После того как закончилась основная часть торжества, княгиня Анна и княгиня Устинья Даниловна покинули пирующих. Их примеру последовал и Даниил.

Полился рекой хмельной мёд, заплясали скоморохи. Теперь уже каждый не стесняясь во хмелю говорил, что хотел. Скоморохов, которых не очень привечала княгиня Анна, охотно позвал к своему столу князь Дмитрий Александрович. Князья Дмитрий и Андрей, а также княжич Василий, забыв о недавней ссоре, обсуждали поход на Новгород.

– Я, брат, поведу на Новгород две тысячи ратников! Вот сейчас дочь крестил и двину рать, – пьяным голосом говорил совсем захмелевший Дмитрий Александрович.

– М-м-м, – отвечал не менее пьяный Василий, – а возьми меня с собой… Как под Раковор. Мы храбро тогда бились, а, Дим?

– А чего не взять? Коли сам просишься, давай возьму, – отвечал Дмитрий. – А ты, Андрюш, на Нов… город пойдёшь?

– Нет, – отвечал абсолютно трезвый Андрей, который к хмельным напиткам особо не тянулся, – Новгород не меня прогнал, а Юрку Паскуду, и за дело. Пусть они рати свои и ведут.

– Так ведь он брат наш двоюродный, – говорил Дмитрий Александрович, – а знаешь, его мать мне супротив тебя союз предлагала. Хочет Нижний Новгород.

– А ты чего? – спросил Андрей.

– А чего я, – заплетающимся языком продолжал пьяный вусмерть Дмитрий, – я сказал, что не пойдёт. Ты мне брат, и я тебя люблю, Андрейка.

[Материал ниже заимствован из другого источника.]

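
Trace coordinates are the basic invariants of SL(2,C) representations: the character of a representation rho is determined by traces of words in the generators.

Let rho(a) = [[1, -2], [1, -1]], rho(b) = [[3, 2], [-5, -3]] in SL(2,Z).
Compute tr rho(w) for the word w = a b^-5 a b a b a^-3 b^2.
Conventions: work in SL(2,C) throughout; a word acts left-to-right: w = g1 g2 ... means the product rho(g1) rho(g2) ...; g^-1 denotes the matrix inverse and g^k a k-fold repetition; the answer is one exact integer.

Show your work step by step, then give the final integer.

rho(a) = [[1, -2], [1, -1]]
... * rho(b^-1) = [[-3, -2], [5, 3]]  ->  [[-13, -8], [-8, -5]]
... * rho(b^-1) = [[-3, -2], [5, 3]]  ->  [[-1, 2], [-1, 1]]
... * rho(b^-1) = [[-3, -2], [5, 3]]  ->  [[13, 8], [8, 5]]
... * rho(b^-1) = [[-3, -2], [5, 3]]  ->  [[1, -2], [1, -1]]
... * rho(b^-1) = [[-3, -2], [5, 3]]  ->  [[-13, -8], [-8, -5]]
... * rho(a) = [[1, -2], [1, -1]]  ->  [[-21, 34], [-13, 21]]
... * rho(b) = [[3, 2], [-5, -3]]  ->  [[-233, -144], [-144, -89]]
... * rho(a) = [[1, -2], [1, -1]]  ->  [[-377, 610], [-233, 377]]
... * rho(b) = [[3, 2], [-5, -3]]  ->  [[-4181, -2584], [-2584, -1597]]
... * rho(a^-1) = [[-1, 2], [-1, 1]]  ->  [[6765, -10946], [4181, -6765]]
... * rho(a^-1) = [[-1, 2], [-1, 1]]  ->  [[4181, 2584], [2584, 1597]]
... * rho(a^-1) = [[-1, 2], [-1, 1]]  ->  [[-6765, 10946], [-4181, 6765]]
... * rho(b) = [[3, 2], [-5, -3]]  ->  [[-75025, -46368], [-46368, -28657]]
... * rho(b) = [[3, 2], [-5, -3]]  ->  [[6765, -10946], [4181, -6765]]
tr = 6765 + -6765 = 0

0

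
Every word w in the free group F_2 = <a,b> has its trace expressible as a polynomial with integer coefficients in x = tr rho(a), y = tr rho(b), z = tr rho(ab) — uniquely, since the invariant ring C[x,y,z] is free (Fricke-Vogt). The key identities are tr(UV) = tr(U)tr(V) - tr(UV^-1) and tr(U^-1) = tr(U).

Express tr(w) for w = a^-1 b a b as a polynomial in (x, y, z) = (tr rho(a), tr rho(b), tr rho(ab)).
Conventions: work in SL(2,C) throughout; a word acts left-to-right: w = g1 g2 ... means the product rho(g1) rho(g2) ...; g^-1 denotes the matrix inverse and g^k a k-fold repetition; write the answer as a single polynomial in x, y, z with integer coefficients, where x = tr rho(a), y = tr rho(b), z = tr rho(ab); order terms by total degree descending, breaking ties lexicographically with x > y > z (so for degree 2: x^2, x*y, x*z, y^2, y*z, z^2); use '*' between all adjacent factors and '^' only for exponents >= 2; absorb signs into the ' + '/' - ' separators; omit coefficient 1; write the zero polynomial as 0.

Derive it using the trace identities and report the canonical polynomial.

trace(b a b) = trace(b)*trace(a b) - trace(a)   [square of b] = y*z - x
next, trace(b a b a) = trace(a b)*trace(a b) - trace(1)   [split at a repeated a] = z^2 - 2
trace(a^-1 b a b) = trace(b a b)*trace(a) - trace(b a b a)   [inverse elimination on a] = x*y*z - x^2 - z^2 + 2

x*y*z - x^2 - z^2 + 2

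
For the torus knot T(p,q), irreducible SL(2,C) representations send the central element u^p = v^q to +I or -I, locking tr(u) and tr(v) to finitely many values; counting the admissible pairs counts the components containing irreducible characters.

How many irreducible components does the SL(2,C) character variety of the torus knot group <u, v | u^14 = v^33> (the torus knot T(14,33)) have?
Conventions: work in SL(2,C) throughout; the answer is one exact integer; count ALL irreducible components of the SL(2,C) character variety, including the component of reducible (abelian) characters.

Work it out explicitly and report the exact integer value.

For T(14,33): irreducibility forces the central element u^14 = v^33 to one of +I, -I.
On an irreducible component, tr(u) is locked at 2*cos(pi*alpha/14) for some alpha in 1..13, and tr(v) at 2*cos(pi*beta/33) for some beta in 1..32.
u^14 = (-1)^alpha I and v^33 = (-1)^beta I must agree, so alpha and beta have equal parity.
Counting: 7 odd alphas x 16 odd betas + 6 even alphas x 16 even betas = 112 + 96 = 208.
Total: 208 irreducible-character components + 1 reducible (abelian) component = 209.

209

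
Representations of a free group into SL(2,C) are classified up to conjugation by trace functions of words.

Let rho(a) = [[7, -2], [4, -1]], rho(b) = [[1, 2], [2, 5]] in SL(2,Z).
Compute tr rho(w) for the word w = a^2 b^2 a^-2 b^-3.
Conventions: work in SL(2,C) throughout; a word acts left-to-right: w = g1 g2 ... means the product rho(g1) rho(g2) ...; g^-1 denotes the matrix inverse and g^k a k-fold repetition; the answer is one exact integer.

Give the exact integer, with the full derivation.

-846714

rho(a) = [[7, -2], [4, -1]]
... * rho(a) = [[7, -2], [4, -1]]  ->  [[41, -12], [24, -7]]
... * rho(b) = [[1, 2], [2, 5]]  ->  [[17, 22], [10, 13]]
... * rho(b) = [[1, 2], [2, 5]]  ->  [[61, 144], [36, 85]]
... * rho(a^-1) = [[-1, 2], [-4, 7]]  ->  [[-637, 1130], [-376, 667]]
... * rho(a^-1) = [[-1, 2], [-4, 7]]  ->  [[-3883, 6636], [-2292, 3917]]
... * rho(b^-1) = [[5, -2], [-2, 1]]  ->  [[-32687, 14402], [-19294, 8501]]
... * rho(b^-1) = [[5, -2], [-2, 1]]  ->  [[-192239, 79776], [-113472, 47089]]
... * rho(b^-1) = [[5, -2], [-2, 1]]  ->  [[-1120747, 464254], [-661538, 274033]]
tr = -1120747 + 274033 = -846714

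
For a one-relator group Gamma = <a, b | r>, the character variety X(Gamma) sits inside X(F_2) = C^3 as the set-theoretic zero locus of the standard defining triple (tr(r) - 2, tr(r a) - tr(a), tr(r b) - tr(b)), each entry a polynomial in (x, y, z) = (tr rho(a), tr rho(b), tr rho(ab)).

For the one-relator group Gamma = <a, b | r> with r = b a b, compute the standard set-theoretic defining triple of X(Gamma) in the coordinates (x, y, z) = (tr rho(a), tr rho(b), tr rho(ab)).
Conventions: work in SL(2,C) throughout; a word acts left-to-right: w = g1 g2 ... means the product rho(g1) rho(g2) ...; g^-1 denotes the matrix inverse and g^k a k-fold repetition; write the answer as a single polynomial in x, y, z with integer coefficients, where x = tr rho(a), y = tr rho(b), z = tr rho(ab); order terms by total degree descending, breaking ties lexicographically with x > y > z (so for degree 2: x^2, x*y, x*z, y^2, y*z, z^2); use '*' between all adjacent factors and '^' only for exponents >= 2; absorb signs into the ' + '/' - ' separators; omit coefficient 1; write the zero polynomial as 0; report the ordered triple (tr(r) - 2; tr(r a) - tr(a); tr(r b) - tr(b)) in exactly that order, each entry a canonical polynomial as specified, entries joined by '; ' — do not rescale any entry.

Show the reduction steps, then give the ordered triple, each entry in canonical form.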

Дмитрий встал и обнял сидящего рядом с ним брата. Андрей усадил Дмитрия на место. Князь Городецкий, конечно же, понимал, что Устинья Даниловна, так неожиданно вылезшая из забытья, попробует вбить между ним и братом клин. А судя по тому, что Анна Мстиславовна, жена брата, скорей всего, будет супротив него, то Устинье это, может, и удастся. Не сразу, но со временем. Оставалось только одно. Самому стать великим князем. Но на пути к этому есть три препятствия: Василий Костромской и два брата, Дмитрий и Василий.

– Андрюш, – начал пьяный Василий, – а давай помиримся! Не хочу я с тобой ссору иметь. Нам, Александровичам, надо быть как кулак.

Сказав это, Василий показал всем кулак.

– Если мы вместе, то мы сила, Андрюш! Могучим ударом сокрушим любого, а поодиночке, – говоря это, княжич Василий распустил руку, – просто кисель. Выпью чару за единство!

– За единство!

Княжич Андрей пригубил кубок с вином. Бояре тоже совсем все опьянели и вели себя уже не так чинно, как в начале пира. Все начинали хвастаться своими ратными заслугами. Князь Андрей был одним из немногих трезвых на пиру. Князю было скучно слушать пьяные речи братьев и бояр, и он приметил человека, который сохранял так же, как и он, трезвый рассудок.

Князь Андрей Александрович встал из-за стола и подошёл к нему. Трезвым был крёстный дочери князя, боярин Алексей Перо.

– Чего не пьёшь хмельного, боярин? – спросил его князь Андрей.

– Да не хочу, чтобы наутро голова кружилась, а главное, есть у меня одно подозрение, князь, что может пир этот добром не кончиться.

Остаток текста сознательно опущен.